The bill will allow college athletes in California to hire agents and to sign endorsements that don’t conflict with the school’s own endorsements; for example, a player cannot sign a shoe deal with Nike if the school already has a shoe deal with Adidas. Further, it grants athletes the opportunity to promote companies and products as well as make money off of their own YouTube channels.
The act, which is the first of its kind, will fundamentally change the dichotomy between the NCAA and its athletes. But is paying athletes the right move, and how might it play out once its implemented?
Those in favor of the bill celebrate California’s decision to stand up to the NCAA and grant athletes a chance to earn their fair share of cash. The NCAA is a $14 billion industry who owes its profits largely to the incredible athletes, like former Duke men’s basketball star forward Zion Williamson. He was so electrifying that fans were willing to pay top dollar to watch him compete. So, it’s not hard to see why many think athletes should be able to profit off of their contributions to the industry.
On the other hand, many, but not all, student athletes playing for Division I or II schools are given partial or full athletic scholarships; Division III schools are prohibited from offering athletic scholarships because they prioritize academics over athletics. Since colleges exists for the purpose of earning a degree rather than a paycheck, many believe paying athletes would undermine the nature and purpose of postsecondary education.
Additionally, paying amateur athletes would fundamentally change the way we look at the term “professional.” Right now, if an athlete earns a salary playing a sport, they are considered professionals at that sport. If college athletes are paid, would they still be considered amateurs, or would they be professionals and therefore barred from collegiate competition per the NCAA definition?

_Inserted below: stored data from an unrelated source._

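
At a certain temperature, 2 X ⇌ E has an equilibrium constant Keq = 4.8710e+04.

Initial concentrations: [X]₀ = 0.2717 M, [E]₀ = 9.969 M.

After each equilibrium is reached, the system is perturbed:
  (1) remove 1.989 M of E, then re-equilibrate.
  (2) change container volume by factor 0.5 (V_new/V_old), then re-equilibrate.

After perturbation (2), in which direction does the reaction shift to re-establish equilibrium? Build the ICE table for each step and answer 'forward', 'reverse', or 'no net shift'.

Direction: forward

Q₀ = 135 vs Keq = 4.8710e+04 ⇒ Q<K, forward
Step 1:
                   X          E
  init        0.2717      9.969
  Δ          -0.2573     0.1287
  eq          0.0144       10.1
  solve Keq expr → x = 0.1287; check Q = 4.8710e+04
Then remove 1.989 M of E.
Step 2:
                   X          E
  init        0.0144      8.109
  Δ        -0.001495 7.4756e-04
  eq          0.0129      8.109
  solve Keq expr → x = 7.4756e-04; check Q = 4.8710e+04
Then change container volume by factor 0.5 (V_new/V_old).
Step 3:
                   X          E
  init       0.02581      16.22
  Δ        -0.007556   0.003778
  eq         0.01825      16.22
  solve Keq expr → x = 0.003778; check Q = 4.8710e+04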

Regardless, I don’t think we can determine the value of paying athletes until we see the effects. I’m more concerned about the pay discrepancy between sports and gender that will inevitably result from this bill.
Football and men’s basketball are the NCAA’s biggest sources of revenue, with no other sport even particularly close. The average Division I school makes almost $32 million per year from football and over $8 million from men’s basketball. Obviously, football and men’s basketball players will have the opportunity to earn more money. While that fact is understandable and unavoidable, it’s hard not to take issue with the fact that the top softball player at a Division I school will make much less than a fringe-starting football player at the same school.

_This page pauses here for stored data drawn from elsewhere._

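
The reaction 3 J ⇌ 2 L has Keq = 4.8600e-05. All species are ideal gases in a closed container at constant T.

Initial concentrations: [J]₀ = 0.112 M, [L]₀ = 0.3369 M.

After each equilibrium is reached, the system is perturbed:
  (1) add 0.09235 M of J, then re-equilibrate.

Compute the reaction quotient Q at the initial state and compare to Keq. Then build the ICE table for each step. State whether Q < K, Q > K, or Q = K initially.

Q₀ = 80.79; Q > K (proceeds reverse)

Q₀ = 80.79 vs Keq = 4.8600e-05 ⇒ Q>K, reverse
Step 1:
                    J           L
  I             0.112      0.3369
  C            0.5003     -0.3336
  E            0.6123     0.00334
  solve Keq expr → x = -0.1668; check Q = 4.8600e-05
Then add 0.09235 M of J.
Step 2:
                    J           L
  I            0.7047     0.00334
  C          -0.00116  7.7332e-04
  E            0.7035    0.004114
  solve Keq expr → x = 3.8666e-04; check Q = 4.8600e-05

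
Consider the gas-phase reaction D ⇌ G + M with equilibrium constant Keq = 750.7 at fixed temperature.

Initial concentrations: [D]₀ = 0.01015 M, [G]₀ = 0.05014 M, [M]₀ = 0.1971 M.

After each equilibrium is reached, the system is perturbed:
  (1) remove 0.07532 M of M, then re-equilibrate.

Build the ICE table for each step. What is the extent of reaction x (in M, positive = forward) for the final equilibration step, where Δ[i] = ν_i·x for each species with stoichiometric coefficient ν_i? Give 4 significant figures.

x = 6.0459e-06 M

Q₀ = 0.9737 vs Keq = 750.7 ⇒ Q<K, forward
Step 1:
                   D          G          M
  init       0.01015    0.05014     0.1971
  Δ         -0.01013    0.01013    0.01013
  eq      1.6639e-05    0.06027     0.2072
  solve Keq expr → x = 0.01013; check Q = 750.7
Then remove 0.07532 M of M.
Step 2:
                   D          G          M
  init    1.6639e-05    0.06027     0.1319
  Δ       -6.0459e-06 6.0459e-06 6.0459e-06
  eq      1.0593e-05    0.06028     0.1319
  solve Keq expr → x = 6.0459e-06; check Q = 750.7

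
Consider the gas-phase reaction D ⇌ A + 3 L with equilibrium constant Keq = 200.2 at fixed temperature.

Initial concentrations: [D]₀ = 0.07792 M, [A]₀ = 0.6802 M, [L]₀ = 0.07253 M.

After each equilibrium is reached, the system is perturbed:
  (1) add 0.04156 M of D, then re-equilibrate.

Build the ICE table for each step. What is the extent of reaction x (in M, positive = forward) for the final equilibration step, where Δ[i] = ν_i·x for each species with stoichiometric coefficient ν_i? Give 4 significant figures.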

While the pay discrepancy between sports will be large, the difference between genders will be even larger, given the already large gap in revenue between men’s and women’s sports, according to the 2017 edition of the NCAA Revenues and Expenses report. Title IX, the federal law prohibiting colleges and universities from discriminating against students on the basis of sex, ensures that male and female athletes in California will have equal opportunity to earn compensation for their labor. The problem is that although each athlete will have the same opportunities, they will not earn nearly the same pay. This, too, is understandable, but is likely to generate a host of issues similar to the U.S. women’s national soccer team’s fight for equal pay.

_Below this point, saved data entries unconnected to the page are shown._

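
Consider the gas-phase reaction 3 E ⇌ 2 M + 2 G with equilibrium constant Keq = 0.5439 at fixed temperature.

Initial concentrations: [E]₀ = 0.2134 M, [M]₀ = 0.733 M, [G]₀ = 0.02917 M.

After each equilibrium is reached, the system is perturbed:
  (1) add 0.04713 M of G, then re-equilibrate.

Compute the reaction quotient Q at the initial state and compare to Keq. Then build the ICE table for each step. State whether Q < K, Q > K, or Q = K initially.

Q₀ = 0.04704; Q < K (proceeds forward)

Q₀ = 0.04704 vs Keq = 0.5439 ⇒ Q<K, forward
Step 1:
                  E         M         G
  init       0.2134     0.733   0.02917
  Δ        -0.05081   0.03388   0.03388
  eq         0.1626    0.7669   0.06305
  solve Keq expr → x = 0.01694; check Q = 0.5439
Then add 0.04713 M of G.
Step 2:
                  E         M         G
  init       0.1626    0.7669    0.1102
  Δ         0.03481   -0.0232   -0.0232
  eq         0.1974    0.7437   0.08697
  solve Keq expr → x = -0.0116; check Q = 0.5439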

Consider a situation in which women’s basketball team at a Division I school is more successful than its male equivalent. But, because of the revenue discrepancy between men’s and women’s basketball, the men’s team will have the opportunity to earn more money despite being worse. Is it necessarily fair that a more successful team and its players make less than a worse team? That’s not for me to decide, but it goes to show the unintended consequences of a bill like the Fair Pay to Play Act could have.
Should we be paying college athletes? In all honesty, I’m not sure. There are strong arguments on each side that make it difficult to be for or against the bill. But I applaud California for taking initiative on this long standing issue. Fortunately, this act originated in a single state, so if its negative effects outweigh its positives, it won’t affect every athlete in the country.